Lincoln would come to think of American states as counties in a vast unitary American state. Following Joseph Story and Daniel Webster, he claimed that, when the colonies seceded from Britain, the sovereignty of the crown became vested in the American people in the aggregate. This aggregate sovereignty spoke through the Continental Congress, which authorized the formation of states out of the ex-colonies. This enabled Lincoln to make the historically absurd claim that “the Union is older than any of the States, and, in fact, it created them as States.” As in the French Revolution, the person of the king became the nation-person. And, as the state became the king’s second body, so the central government of the United States became the second body of the American people in the aggregate. As the second artificial body, in each case, expanded its power, however, the sovereignty of the flesh-and-blood king or people would become progressively ceremonial.

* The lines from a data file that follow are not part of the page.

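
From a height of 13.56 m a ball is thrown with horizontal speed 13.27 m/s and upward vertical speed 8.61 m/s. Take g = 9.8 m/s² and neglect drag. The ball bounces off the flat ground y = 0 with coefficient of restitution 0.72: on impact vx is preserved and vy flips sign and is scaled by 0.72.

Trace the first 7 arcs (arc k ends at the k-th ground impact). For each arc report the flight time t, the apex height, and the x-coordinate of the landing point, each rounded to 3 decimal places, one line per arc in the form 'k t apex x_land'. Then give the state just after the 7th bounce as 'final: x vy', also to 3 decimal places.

Arc 1: start y=13.560, vy=8.610 → t=2.760, apex=17.342, x_land=36.623, impact vy=-18.437
  bounce: vy ← 0.72·18.437 = 13.274
Arc 2: start y=0.000, vy=13.274 → t=2.709, apex=8.990, x_land=72.572, impact vy=-13.274
  bounce: vy ← 0.72·13.274 = 9.558
Arc 3: start y=0.000, vy=9.558 → t=1.951, apex=4.661, x_land=98.456, impact vy=-9.558
  bounce: vy ← 0.72·9.558 = 6.881
Arc 4: start y=0.000, vy=6.881 → t=1.404, apex=2.416, x_land=117.092, impact vy=-6.881
  bounce: vy ← 0.72·6.881 = 4.955
Arc 5: start y=0.000, vy=4.955 → t=1.011, apex=1.252, x_land=130.510, impact vy=-4.955
  bounce: vy ← 0.72·4.955 = 3.567
Arc 6: start y=0.000, vy=3.567 → t=0.728, apex=0.649, x_land=140.171, impact vy=-3.567
  bounce: vy ← 0.72·3.567 = 2.568
Arc 7: start y=0.000, vy=2.568 → t=0.524, apex=0.337, x_land=147.126, impact vy=-2.568
  bounce: vy ← 0.72·2.568 = 1.849

1 2.760 17.342 36.623
2 2.709 8.990 72.572
3 1.951 4.661 98.456
4 1.404 2.416 117.092
5 1.011 1.252 130.510
6 0.728 0.649 140.171
7 0.524 0.337 147.126
final: 147.126 1.849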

When 11 Southern states seceded to form a union of their own, they were acting in accord with the republican disposition to divide in the direction of a more human scale. It is significant that the Confederate Constitution allowed any three states to propose and force a vote on a constitutional amendment and required only a two-thirds vote of the states for ratification. It also allowed for non-slaveholding states. And a Confederate state could secede. The arguments the Union used to suppress brutally this thoughtful attempt to reconfigure a modus vivendi for republican government in a large territory were the same as those used by the crown to suppress the secession of the colonies. The sovereignty of the Union, like that of the crown, was said to be irresistible, infallible, and indivisible. This 17th-century notion of sovereignty, stolen from the divine attributes of God and applied to the king’s second body—now transformed into the nation-person—is reaffirmed every time we say, in the Pledge of Allegiance, “one nation, . . . indivisible.” The political force that established this suppression of Jeffersonian republicanism in 1861 was, and still is, perversely enough, called the Republican Party.